Il business delle emergenze costruite
09 dicembre 2014
Riflessioni a margine dell’inchiesta su «Mafia Capitale»
La grande inchiesta sulla Mafia Capitale, condotta dalla procura di Roma, è la fotografia potente e tragica del degrado di una città e di un intero paese. Le indagini in corso hanno reso visibile l’intreccio tra potere e criminalità organizzata, un intreccio trasversale e pervasivo il cui radicamento sul territorio non si è costruito in una manciata di anni e va ben al di là della capitale.
Corruzione di pubblici ufficiali per acquisire in modo diretto o indiretto la gestione e il controllo di appalti, associazione a delinquere di stampo mafioso, estorsione, usura, riciclaggio, false fatturazioni, turbativa d’asta sono i reati contestati e che hanno portato all’arresto di 37 persone.
Tale sodalizio criminale che vede coinvolti esponenti del mondo politico e istituzionale ha permesso alla poliedrica organizzazione criminale di aggiudicarsi appalti, di decidere le nomine politiche e di orientare le elezioni. Negli ultimi anni ha speculato e tratto i maggior profitti proprio da quelle emergenze costruite ad hoc per legittimare politiche di espulsione e segregazione e per distrarre i cittadini dalle vere emergenze dell’Italia. Lo abbiamo scritto e denunciato in questi anni e anche su questo giornale. L’emergenza nomadi, dichiarata nel 2008 in tre aree metropolitane considerate ad alto rischio di allarme sociale (Napoli, Roma Milano) e la conseguente costruzione dei megacampi che, con una grande operazione di mistificazione, hanno chiamato «i villaggi della solidarietà», ha fruttato ingenti profitti e si sono rivelati molto più redditizi del mercato della droga. Le emergenze, siano esse calamità naturali, catastrofi o altri eventi che per intensità ed estensione «debbono essere fronteggiati con mezzi e poteri straordinari» – per usare la lingua dei decreti ministeriali – sono spesso una operazione di mistificazione e occultamento della realtà. L’emergenza Nord Africa proclamata nel 2011 ha significato un dispendio di 1,5 miliardi di Euro in un sistema di accoglienza frammentato e insufficiente che non ha promosso percorsi di autonomia e di responsabilità, ma ha favorito un proliferare di enti gestori improvvisati che hanno affossato ed inquinato il già fragile sistema di accoglienza italiano.

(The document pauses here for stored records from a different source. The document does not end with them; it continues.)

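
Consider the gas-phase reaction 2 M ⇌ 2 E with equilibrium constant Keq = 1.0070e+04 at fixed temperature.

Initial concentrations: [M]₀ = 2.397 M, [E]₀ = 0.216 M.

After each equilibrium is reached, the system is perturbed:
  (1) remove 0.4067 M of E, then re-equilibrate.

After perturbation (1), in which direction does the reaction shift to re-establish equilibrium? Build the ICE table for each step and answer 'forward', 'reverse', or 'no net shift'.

Direction: forward

Q₀ = 0.00812 vs Keq = 1.0070e+04 ⇒ Q<K, forward
Step 1:
                  M         E
  I           2.397     0.216
  C          -2.371     2.371
  E         0.02578     2.587
  solve Keq expr → x = 1.186; check Q = 1.0070e+04
Then remove 0.4067 M of E.
Step 2:
                  M         E
  I         0.02578     2.181
  C       -0.004013  0.004013
  E         0.02177     2.185
  solve Keq expr → x = 0.002006; check Q = 1.0070e+04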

E poi, naturalmente, ci sono l’emergenza rifiuti e l’emergenza casa sempre molto attuali e molto redditizie. Su queste emergenze, si è costruito un sistema di potere e di controllo che i giudici hanno definito «reticolare»: il successo delle organizzazioni criminali risiede, infatti, proprio nella loro capacità di lavorare in rete e di adattarsi con sorprendente flessibilità agli scenari e ai contesti politici che cambiano.

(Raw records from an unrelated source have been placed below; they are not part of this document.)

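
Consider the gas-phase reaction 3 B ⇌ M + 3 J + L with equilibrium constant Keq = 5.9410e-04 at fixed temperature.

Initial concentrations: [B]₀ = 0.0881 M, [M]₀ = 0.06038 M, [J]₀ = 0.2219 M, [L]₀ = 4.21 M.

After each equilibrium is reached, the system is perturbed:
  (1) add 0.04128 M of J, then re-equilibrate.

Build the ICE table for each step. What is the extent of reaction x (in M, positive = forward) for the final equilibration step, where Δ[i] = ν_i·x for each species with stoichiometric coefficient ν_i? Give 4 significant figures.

x = -0.004662 M

Q₀ = 4.062 vs Keq = 5.9410e-04 ⇒ Q>K, reverse
Step 1:
                    B           M           J           L
  Initial      0.0881     0.06038      0.2219        4.21
  Change       0.1574    -0.05248     -0.1574    -0.05248
  Equil        0.2455    0.007899     0.06446       4.158
  solve Keq expr → x = -0.05248; check Q = 5.9410e-04
Then add 0.04128 M of J.
Step 2:
                    B           M           J           L
  Initial      0.2455    0.007899      0.1057       4.158
  Change      0.01399   -0.004662    -0.01399   -0.004662
  Equil        0.2595    0.003237     0.09175       4.153
  solve Keq expr → x = -0.004662; check Q = 5.9410e-04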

L’emergenza sin dall’inizio, insieme alla sicurezza, sono stati lo slogan che ha dominato e inquinato in Italia il dibattito sull’immigrazione, orientandone le politiche. Tale approccio emergenziale si è tradotto ciclicamente in misure provvisorie, eccezionali, straordinarie: dalle sanatorie sempre più ristrette alle dichiarazioni dello stato di emergenza vero e proprio. L’emergenza veicola un messaggio di continuo stato di allerta utile a mantenere l’opinione pubblica nell’ignoranza e prigioniera della paura, distraendola dalle vere emergenze di un Paese in crisi dove la disoccupazione è alle stelle, la corruzione metodo di lavoro, la precarietà del presente l’unico orizzonte possibile. L’emergenza agisce sul diritto: dall’emergenzialità si scivola presto verso un vero e proprio stato di eccezione che, nella felice definizione di Giorgio Agamben, si configura come un vuoto giuridico, una sospensione paradossalmente legalizzata del diritto che compromette seriamente il funzionamento delle costituzioni democratiche. Nello stato di eccezione saltano tutte le procedure ordinarie, incluse quelle di assegnazione degli appalti, si autorizza ad agire in via straordinaria e le procedure di controllo e la trasparenza non sono certo le priorità. Nello stato di emergenza le politiche di accoglienza e le politiche di espulsione convergono negli obiettivi e hanno in comune la dispendiosità, la inefficacia e soprattutto la disumanità. Nello stato di eccezione non c’è progettualità per il Paese e la vita dei cittadini e gli esseri umani sono ridotti a merce di scambio.
Mafia Capitale ci offre la possibilità di decostruire la narrazione ufficiale che ha fatto del binomio immigrazione – criminalità uno dei cavalli di battaglia più riusciti e che oggi mostra il suo vero volto.